A época de Carnaval na Ilha Terceira, traz consigo uma enorme carga emocional.

Faz o povo terceirense vibrar de alegria, de rimas, de autoestima repleta de valores, que bailam nos corações entre as tradições e as exigências da vida moderna. É uma revisão dos acontecimentos do ano e uma valorização dos episódios memoráveis, uma critica ao negativo feita com humor e graça, e uma mensagem feroz sobre o que é importante melhorar. São vivências que saem de representações dignas de memória, de atores amadores que no anonimato merecem referência.

A Ilha Brava surge engalanada para a festa, com todos os seus palcos e salões a aquecer os corações, repleta de gente que vibra com os ditos oportunos e que fazem as delícias do povo.

Ano após ano, as novidades surgem e há sempre inovação. São as danças que apresentam música, instrumentos e vozes dignas de registo, são os temas que ainda hoje surpreendem e deixam a imaginação passear e concretizar-se em cima do palco em 40 minutos. É uma mão cheia de tudo. A ilha canta, surgem sorrisos de alegria e o povo é saudado com o especial dom de gente que ainda há poucas décadas era maioritariamente analfabeta, mas que hoje, oriunda de um povo moderno e culto, apresenta cantando a amizade e a partilha.

A ilha divina apresenta-se formosa, com um vestuário cada vez mais rico e de bom gosto, já com alguns estilistas no trabalho de retaguarda, que vale a pena registar e enaltecer.

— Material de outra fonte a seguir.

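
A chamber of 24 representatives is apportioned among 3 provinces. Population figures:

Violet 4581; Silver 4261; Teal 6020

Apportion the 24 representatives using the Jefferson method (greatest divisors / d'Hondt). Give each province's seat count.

Standard divisor 14862/24 ≈ 619.25; standard quotas: Violet 7.398, Silver 6.881, Teal 9.721.
Rounding down gives 7, 6, 9 = 22 seats, so the divisor must be adjusted.
With modified divisor 600: modified quotas Violet 7.635, Silver 7.102, Teal 10.033.
Rounding down: Violet 7, Silver 7, Teal 10 (total 24).

Violet: 7, Silver: 7, Teal: 10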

A nossa cultura sobe aos palcos, com os feitos históricos das cidades de Angra do Heroísmo e Praia da Vitória ou de Brianda Pereira, entre outros, que marcaram o passado e que são enaltecidos com rimas de uma qualidade brilhante e uma imaginação rica e diversificada.

As vivências da nossa modernidade e os dilemas da sociedade atual são apresentados com graça e crítica, que levam o povo a pensar, a opinar e a refletir.

Os nossos jovens são imprescindíveis neste nosso Carnaval e têm dado um grande contributo com as suas cantigas, sendo a luz dos nossos dias. Contudo, é o Carnaval sénior que aquece esta maratona carnavalesca. É muito importante a alegria com que as pessoas participam, envolvendo os Centros de Convívio da Terceira Idade e atuando nos três fins de semana que antecedem o Carnaval, propriamente dito. A alegria com que as pessoas de mais idade participam e assistem, se envolvem na preparação da roupa, do tema, do envolvimento, bem como a exigência da preparação das mesas, é comum aos 16 bailinhos que correram a Terceira.

Não podemos esquecer toda a envolvência no Carnaval terceirense, desde os aspetos económicos à circulação de pessoas, os transportes, as comidas e bebidas, tudo o que, afinal, faz parte da vida, ou seja, os teres e haveres da economia de ilha.

Importa, finalmente, referir que nos Estados Unidos e Canadá a saudade faz surgir muitas danças, que correm diversas sociedades e clubes onde a Terceira está presente e onde o Carnaval também é vivido intensamente, encurtecendo, assim, a distância entre a ilha e a Diáspora, distância essa que deixa de existir quando, como já vem sendo habitual, nos chegam do outro lado do Atlântico, danças “made in USA/Canada”, mas em tudo o resto tão nossas.